Ainda assim pareceu generosa
A iluminar-me o corpo por toda a noite
Por cada ângulo...

E a madrugada veio com a claridade
E com saudade
O céu se pôs a chorar...

(foto: Paulo Almeida - www.1000imagens.com)

6 comentários:

Assis de Mello disse...

Poxa, como é bom o seu blog !!!
Muito lirismo intimista por aqui. Adorei este poema.
Seu texto sobre o Caio Fernando Abreu é ótimo.
Você não fica só navegando na epiderme das coisas, vai às entranhas, ao timo, ao duodeno, ao coração.
Um beijo !!!,
Chico

Mara faturi disse...

Oi linda,

comentário assim do ASSIS...Aff...ele é MARAVILHOSO;)
E ele tem toda razão...seu texto é visceral!
Hoje o céu está muito saudoso por aqui tb, aí a natureza e todas as coisas choram...
bjo e flores *(*(*(

Bebel disse...

Acho que já falaram tudo...
Me calo e contemplo o teu poema, como a lua foi contemplada por ti...

Beijos, lindume

anazézim disse...

Pois é. E ontem foi tão bonito, sabe, que aqui não deixei o céu chorar. Mas como ventava e fazia barulho o vento, cantava... Parecia ópera, arrepiante!

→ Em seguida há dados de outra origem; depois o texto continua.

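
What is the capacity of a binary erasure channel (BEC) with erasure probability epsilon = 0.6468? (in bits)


C = 1 - epsilon = 1 - 0.6468 = 0.3532

0.3532 bits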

Bom, o que importa foi que chegastes onde rabisco até com os pés na areia e, pelo "Ellenismos"... Tu não chegaria de forma mais encantadora. =)

O prazer é meu. Volta?

nina rizzi disse...

foi uma noite insône..

anazézim disse...

exato. sabe o que acontece? tem coisa bonita ao meu redor, poucas as coisas, mas tão imensas, absurdas de bonitas! é muito bom sentir a proximidade dentro-fundo, não acha?